Eye/neck strain generated heacaches. I rarely get these but every doctor I've asked about it throws this out first so I'll throw it out too. People usually describe these as hurting "behind their eyes" "base of their head" and "on top of their head." People who need glasses and don't wear them get these a lot. This is the type you get from a watching TV, staring at a computer all day, etc. These are caused by muscle tension. Ibuprofen is best. (Perhaps you get these from the brightness of the day and not the heat? Do you wear sunglasses? Are you supposed to wear glasses and don't?)
The pattern is ibuprofen. If you don't have a stomach problem with it take it on the ride. If it hasn't worked in the past perhaps you're not taking enough. For minor non headaches I take 2 advil (400 or 500 mg ibuprofen) for my headaches I take 800 or 1000 mg (okayed by doctors).
Jul 24, 2001 11:45 AM
|I read the Rice University article from the link above. It says this about ibuporfen and other similar drugs:
Aspirin, ibuprofen, and other non-steroidal anti-inflammatory agents interfere with kidney function and may contribute to the development of hyponatremia in triathletes. The same applies to acetaminophen (Tylenol). I have seen many athletes taking these drugs during Ironman races, and I strongly recommend against this practice. They won't make you faster and may hurt you. Under tough conditions, your kidneys need to function at 100%. Other drugs that may contribute to hyponatremia are diuretics, narcotics, and certain psychiatric medications.

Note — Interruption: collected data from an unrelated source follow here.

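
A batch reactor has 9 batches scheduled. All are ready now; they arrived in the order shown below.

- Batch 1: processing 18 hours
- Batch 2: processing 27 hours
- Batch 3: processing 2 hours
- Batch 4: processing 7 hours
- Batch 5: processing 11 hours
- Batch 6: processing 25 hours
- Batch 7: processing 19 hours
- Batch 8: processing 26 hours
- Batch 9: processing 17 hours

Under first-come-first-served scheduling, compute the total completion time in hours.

FIFO (arrival order): Batch 1 Batch 2 Batch 3 Batch 4 Batch 5 Batch 6 Batch 7 Batch 8 Batch 9.
Batch 1: 0→18
Batch 2: 18→45
Batch 3: 45→47
Batch 4: 47→54
Batch 5: 54→65
Batch 6: 65→90
Batch 7: 90→109
Batch 8: 109→135
Batch 9: 135→152
Sum = 18+45+47+54+65+90+109+135+152 = 715.

715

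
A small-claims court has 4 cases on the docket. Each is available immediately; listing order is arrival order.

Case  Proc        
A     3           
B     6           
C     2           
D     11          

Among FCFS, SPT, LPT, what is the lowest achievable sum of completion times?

40

FIFO (arrival order): A B C D.
A: 0→3
B: 3→9
C: 9→11
D: 11→22
Sum = 3+9+11+22 = 45.
SPT (increasing processing time): C A B D.
C: 0→2
A: 2→5
B: 5→11
D: 11→22
Sum = 2+5+11+22 = 40.
LPT (decreasing processing time): D B A C.
D: 0→11
B: 11→17
A: 17→20
C: 20→22
Sum = 11+17+20+22 = 70.
FIFO 45, SPT 40, LPT 70 → minimum 40.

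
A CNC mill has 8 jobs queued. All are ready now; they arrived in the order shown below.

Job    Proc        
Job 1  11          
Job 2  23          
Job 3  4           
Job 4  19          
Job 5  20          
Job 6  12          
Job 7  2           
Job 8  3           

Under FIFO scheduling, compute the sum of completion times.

FIFO (arrival order): Job 1 Job 2 Job 3 Job 4 Job 5 Job 6 Job 7 Job 8.
Job 1: 0→11
Job 2: 11→34
Job 3: 34→38
Job 4: 38→57
Job 5: 57→77
Job 6: 77→89
Job 7: 89→91
Job 8: 91→94
Sum = 11+34+38+57+77+89+91+94 = 491.

491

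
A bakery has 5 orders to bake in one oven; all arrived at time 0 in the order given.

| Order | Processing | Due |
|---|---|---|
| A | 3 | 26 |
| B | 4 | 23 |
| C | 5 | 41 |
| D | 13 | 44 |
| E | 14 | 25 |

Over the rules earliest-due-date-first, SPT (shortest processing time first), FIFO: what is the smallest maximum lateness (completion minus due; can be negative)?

-5

EDD (increasing due date): B E A C D.
B: 0→4, due 23, lateness -19
E: 4→18, due 25, lateness -7
A: 18→21, due 26, lateness -5
C: 21→26, due 41, lateness -15
D: 26→39, due 44, lateness -5
Maximum = -5.
SPT (increasing processing time): A B C D E.
A: 0→3, due 26, lateness -23
B: 3→7, due 23, lateness -16
C: 7→12, due 41, lateness -29
D: 12→25, due 44, lateness -19
E: 25→39, due 25, lateness 14
Maximum = 14.
FIFO (arrival order): A B C D E.
A: 0→3, due 26, lateness -23
B: 3→7, due 23, lateness -16
C: 7→12, due 41, lateness -29
D: 12→25, due 44, lateness -19
E: 25→39, due 25, lateness 14
Maximum = 14.
EDD -5, SPT 14, FIFO 14 → minimum -5.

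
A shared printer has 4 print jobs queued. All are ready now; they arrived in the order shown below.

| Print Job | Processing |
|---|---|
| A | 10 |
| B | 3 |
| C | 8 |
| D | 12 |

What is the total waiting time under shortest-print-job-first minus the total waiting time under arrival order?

-9

SPT (increasing processing time): B C A D.
B: waits 0, runs 0→3
C: waits 3, runs 3→11
A: waits 11, runs 11→21
D: waits 21, runs 21→33
Sum = 0+3+11+21 = 35.
FIFO (arrival order): A B C D.
A: waits 0, runs 0→10
B: waits 10, runs 10→13
C: waits 13, runs 13→21
D: waits 21, runs 21→33
Sum = 0+10+13+21 = 44.
Difference = 35 − 44 = -9.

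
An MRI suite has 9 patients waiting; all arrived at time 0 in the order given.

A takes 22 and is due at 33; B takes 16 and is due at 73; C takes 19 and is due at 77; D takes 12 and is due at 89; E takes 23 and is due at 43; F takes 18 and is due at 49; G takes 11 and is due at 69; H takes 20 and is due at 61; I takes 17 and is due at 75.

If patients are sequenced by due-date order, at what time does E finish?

EDD (increasing due date): A E F H G B I C D.
A: 0→22
E: 22→45

45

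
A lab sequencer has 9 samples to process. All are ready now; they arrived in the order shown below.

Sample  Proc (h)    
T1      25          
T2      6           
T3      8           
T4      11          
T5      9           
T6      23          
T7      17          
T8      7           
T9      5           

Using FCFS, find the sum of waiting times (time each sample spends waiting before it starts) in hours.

FIFO (arrival order): T1 T2 T3 T4 T5 T6 T7 T8 T9.
T1: waits 0, runs 0→25
T2: waits 25, runs 25→31
T3: waits 31, runs 31→39
T4: waits 39, runs 39→50
T5: waits 50, runs 50→59
T6: waits 59, runs 59→82
T7: waits 82, runs 82→99
T8: waits 99, runs 99→106
T9: waits 106, runs 106→111
Sum = 0+25+31+39+50+59+82+99+106 = 491.

491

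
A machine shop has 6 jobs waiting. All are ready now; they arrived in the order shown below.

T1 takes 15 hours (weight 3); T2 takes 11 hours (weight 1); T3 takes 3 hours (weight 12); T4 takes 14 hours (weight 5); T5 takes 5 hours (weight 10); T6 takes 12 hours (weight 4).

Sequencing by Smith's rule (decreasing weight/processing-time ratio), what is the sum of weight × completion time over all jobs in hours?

WSPT (decreasing weight/processing-time ratio): T3 T5 T4 T6 T1 T2.
T3: finishes 3, weight 12, w·C = 36
T5: finishes 8, weight 10, w·C = 80
T4: finishes 22, weight 5, w·C = 110
T6: finishes 34, weight 4, w·C = 136
T1: finishes 49, weight 3, w·C = 147
T2: finishes 60, weight 1, w·C = 60
Sum = 36+80+110+136+147+60 = 569.

569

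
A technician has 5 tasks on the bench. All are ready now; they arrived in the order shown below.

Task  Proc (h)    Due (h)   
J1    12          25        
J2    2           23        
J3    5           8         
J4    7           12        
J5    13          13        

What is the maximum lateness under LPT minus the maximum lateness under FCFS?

3

LPT (decreasing processing time): J5 J1 J4 J3 J2.
J5: 0→13, due 13, lateness 0
J1: 13→25, due 25, lateness 0
J4: 25→32, due 12, lateness 20
J3: 32→37, due 8, lateness 29
J2: 37→39, due 23, lateness 16
Maximum = 29.
FIFO (arrival order): J1 J2 J3 J4 J5.
J1: 0→12, due 25, lateness -13
J2: 12→14, due 23, lateness -9
J3: 14→19, due 8, lateness 11
J4: 19→26, due 12, lateness 14
J5: 26→39, due 13, lateness 26
Maximum = 26.
Difference = 29 − 26 = 3.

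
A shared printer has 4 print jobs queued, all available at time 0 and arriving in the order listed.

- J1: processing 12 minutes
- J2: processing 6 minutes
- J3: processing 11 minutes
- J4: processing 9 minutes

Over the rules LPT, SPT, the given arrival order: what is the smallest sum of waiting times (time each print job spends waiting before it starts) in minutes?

LPT (decreasing processing time): J1 J3 J4 J2.
J1: waits 0, runs 0→12
J3: waits 12, runs 12→23
J4: waits 23, runs 23→32
J2: waits 32, runs 32→38
Sum = 0+12+23+32 = 67.
SPT (increasing processing time): J2 J4 J3 J1.
J2: waits 0, runs 0→6
J4: waits 6, runs 6→15
J3: waits 15, runs 15→26
J1: waits 26, runs 26→38
Sum = 0+6+15+26 = 47.
FIFO (arrival order): J1 J2 J3 J4.
J1: waits 0, runs 0→12
J2: waits 12, runs 12→18
J3: waits 18, runs 18→29
J4: waits 29, runs 29→38
Sum = 0+12+18+29 = 59.
LPT 67, SPT 47, FIFO 59 → minimum 47.

47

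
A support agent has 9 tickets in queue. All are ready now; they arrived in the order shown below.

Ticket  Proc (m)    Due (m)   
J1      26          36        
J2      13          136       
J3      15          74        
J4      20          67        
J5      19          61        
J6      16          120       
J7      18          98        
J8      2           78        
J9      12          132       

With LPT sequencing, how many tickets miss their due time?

LPT (decreasing processing time): J1 J4 J5 J7 J6 J3 J2 J9 J8.
J1: 0→26, due 36, tardiness 0
J4: 26→46, due 67, tardiness 0
J5: 46→65, due 61, tardiness 4
J7: 65→83, due 98, tardiness 0
J6: 83→99, due 120, tardiness 0
J3: 99→114, due 74, tardiness 40
J2: 114→127, due 136, tardiness 0
J9: 127→139, due 132, tardiness 7
J8: 139→141, due 78, tardiness 63
Late tickets: 4.

4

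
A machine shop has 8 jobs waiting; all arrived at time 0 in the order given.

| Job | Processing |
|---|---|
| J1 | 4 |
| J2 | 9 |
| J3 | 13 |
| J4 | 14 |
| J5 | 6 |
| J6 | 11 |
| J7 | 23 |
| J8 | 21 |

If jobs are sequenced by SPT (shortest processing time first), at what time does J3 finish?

SPT (increasing processing time): J1 J5 J2 J6 J3 J4 J8 J7.
J1: 0→4
J5: 4→10
J2: 10→19
J6: 19→30
J3: 30→43

43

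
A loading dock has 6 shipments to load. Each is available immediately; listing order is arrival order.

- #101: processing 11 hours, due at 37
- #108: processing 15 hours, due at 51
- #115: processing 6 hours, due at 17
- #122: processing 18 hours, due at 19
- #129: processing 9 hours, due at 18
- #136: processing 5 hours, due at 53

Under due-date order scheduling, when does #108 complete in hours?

59

EDD (increasing due date): #115 #129 #122 #101 #108 #136.
#115: 0→6
#129: 6→15
#122: 15→33
#101: 33→44
#108: 44→59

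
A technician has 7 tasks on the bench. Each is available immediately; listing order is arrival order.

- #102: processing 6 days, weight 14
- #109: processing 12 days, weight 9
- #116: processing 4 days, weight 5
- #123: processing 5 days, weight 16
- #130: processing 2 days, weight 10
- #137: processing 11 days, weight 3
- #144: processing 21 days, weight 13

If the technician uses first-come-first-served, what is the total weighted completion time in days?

1991

FIFO (arrival order): #102 #109 #116 #123 #130 #137 #144.
#102: finishes 6, weight 14, w·C = 84
#109: finishes 18, weight 9, w·C = 162
#116: finishes 22, weight 5, w·C = 110
#123: finishes 27, weight 16, w·C = 432
#130: finishes 29, weight 10, w·C = 290
#137: finishes 40, weight 3, w·C = 120
#144: finishes 61, weight 13, w·C = 793
Sum = 84+162+110+432+290+120+793 = 1991.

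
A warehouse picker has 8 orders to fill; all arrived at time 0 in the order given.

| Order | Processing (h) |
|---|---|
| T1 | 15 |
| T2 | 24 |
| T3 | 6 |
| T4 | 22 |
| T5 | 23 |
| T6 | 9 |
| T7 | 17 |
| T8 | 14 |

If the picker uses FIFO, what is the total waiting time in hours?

FIFO (arrival order): T1 T2 T3 T4 T5 T6 T7 T8.
T1: waits 0, runs 0→15
T2: waits 15, runs 15→39
T3: waits 39, runs 39→45
T4: waits 45, runs 45→67
T5: waits 67, runs 67→90
T6: waits 90, runs 90→99
T7: waits 99, runs 99→116
T8: waits 116, runs 116→130
Sum = 0+15+39+45+67+90+99+116 = 471.

471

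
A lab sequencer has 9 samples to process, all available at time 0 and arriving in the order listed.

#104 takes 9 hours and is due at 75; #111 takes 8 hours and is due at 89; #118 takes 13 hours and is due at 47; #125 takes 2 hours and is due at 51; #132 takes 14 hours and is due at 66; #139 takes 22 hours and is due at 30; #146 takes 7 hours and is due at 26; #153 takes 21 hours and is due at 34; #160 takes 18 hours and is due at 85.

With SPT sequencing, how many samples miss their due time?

SPT (increasing processing time): #125 #146 #111 #104 #118 #132 #160 #153 #139.
#125: 0→2, due 51, tardiness 0
#146: 2→9, due 26, tardiness 0
#111: 9→17, due 89, tardiness 0
#104: 17→26, due 75, tardiness 0
#118: 26→39, due 47, tardiness 0
#132: 39→53, due 66, tardiness 0
#160: 53→71, due 85, tardiness 0
#153: 71→92, due 34, tardiness 58
#139: 92→114, due 30, tardiness 84
Late samples: 2.

2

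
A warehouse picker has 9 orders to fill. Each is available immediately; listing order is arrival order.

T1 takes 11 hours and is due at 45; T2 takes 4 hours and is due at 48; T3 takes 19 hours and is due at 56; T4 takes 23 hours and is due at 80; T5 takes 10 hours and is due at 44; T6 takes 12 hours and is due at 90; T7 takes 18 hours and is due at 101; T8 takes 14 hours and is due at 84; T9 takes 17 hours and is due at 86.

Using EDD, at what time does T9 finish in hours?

EDD (increasing due date): T5 T1 T2 T3 T4 T8 T9 T6 T7.
T5: 0→10
T1: 10→21
T2: 21→25
T3: 25→44
T4: 44→67
T8: 67→81
T9: 81→98

98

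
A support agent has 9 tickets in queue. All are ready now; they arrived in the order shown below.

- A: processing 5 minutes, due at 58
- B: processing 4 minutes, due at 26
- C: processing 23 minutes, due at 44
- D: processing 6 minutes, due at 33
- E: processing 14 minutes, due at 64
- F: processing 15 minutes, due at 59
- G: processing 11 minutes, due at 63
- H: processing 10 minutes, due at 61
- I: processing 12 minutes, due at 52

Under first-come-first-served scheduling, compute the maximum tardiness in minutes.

FIFO (arrival order): A B C D E F G H I.
A: 0→5, due 58, tardiness 0
B: 5→9, due 26, tardiness 0
C: 9→32, due 44, tardiness 0
D: 32→38, due 33, tardiness 5
E: 38→52, due 64, tardiness 0
F: 52→67, due 59, tardiness 8
G: 67→78, due 63, tardiness 15
H: 78→88, due 61, tardiness 27
I: 88→100, due 52, tardiness 48
Maximum = 48.

48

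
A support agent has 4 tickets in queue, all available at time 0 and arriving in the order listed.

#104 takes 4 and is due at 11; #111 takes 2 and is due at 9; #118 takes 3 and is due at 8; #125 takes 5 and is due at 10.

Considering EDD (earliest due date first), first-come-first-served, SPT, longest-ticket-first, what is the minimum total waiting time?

EDD (increasing due date): #118 #111 #125 #104.
#118: waits 0, runs 0→3
#111: waits 3, runs 3→5
#125: waits 5, runs 5→10
#104: waits 10, runs 10→14
Sum = 0+3+5+10 = 18.
FIFO (arrival order): #104 #111 #118 #125.
#104: waits 0, runs 0→4
#111: waits 4, runs 4→6
#118: waits 6, runs 6→9
#125: waits 9, runs 9→14
Sum = 0+4+6+9 = 19.
SPT (increasing processing time): #111 #118 #104 #125.
#111: waits 0, runs 0→2
#118: waits 2, runs 2→5
#104: waits 5, runs 5→9
#125: waits 9, runs 9→14
Sum = 0+2+5+9 = 16.
LPT (decreasing processing time): #125 #104 #118 #111.
#125: waits 0, runs 0→5
#104: waits 5, runs 5→9
#118: waits 9, runs 9→12
#111: waits 12, runs 12→14
Sum = 0+5+9+12 = 26.
EDD 18, FIFO 19, SPT 16, LPT 26 → minimum 16.

16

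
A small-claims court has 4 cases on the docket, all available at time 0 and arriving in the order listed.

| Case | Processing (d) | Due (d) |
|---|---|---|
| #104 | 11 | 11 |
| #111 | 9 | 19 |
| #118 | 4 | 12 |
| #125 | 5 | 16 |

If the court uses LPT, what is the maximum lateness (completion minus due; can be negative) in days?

17

LPT (decreasing processing time): #104 #111 #125 #118.
#104: 0→11, due 11, lateness 0
#111: 11→20, due 19, lateness 1
#125: 20→25, due 16, lateness 9
#118: 25→29, due 12, lateness 17
Maximum = 17.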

I have no personal experience nor do I have an opinion on this point. I just thought others reading this thread might want to see this.
|You beat me to the post, I was one min behind you (nm)||mk_42|
Jul 24, 2001 12:16 PM
|A thing about the ibuprofen...||mk_42|
Jul 24, 2001 11:46 AM
|I read that article and it specifically says not to use ibuprofen, acetometaphen or aspirin during exercise. I don't know why but you might want to look into it.
I've been told it's okay if my body doesn't complain about digesting it. Though I never do I'm told to take it with some food.
I also want to add that my experience is limited to good exercise in the heat and pressure changes NOT Ironman in Hawaii kind of output. Perhaps in really high output all out activities it's not a good idea.
|I don't wear prescription sunglasses||Steve Davis|
Jul 25, 2001 7:42 AM
|I always wear sunglasses, but have never needed prescriptions... maybe its time to have my eyesight checked (I turn 38 tommorow).
I've occasionally taken NAISDs for the headaches, and especially for tendonitis in my knee. Given the above reference link, now I'm wondering about whether that's a good idea or not.
I think I'll just stop worrying and ride! :-)
|Experience with salt pills||davee|
Jul 24, 2001 4:38 PM
|Having worked outdoors and being an on again-off again cyclist since Nixon was president, I know you need salt sometimes.
Hell, I salt watermelon. Be careful of salt if you are hypertensive, but if your sweat ever tastes sweet, you're in trouble and salt may save you. Heat, like hills, can kill you or make you strong.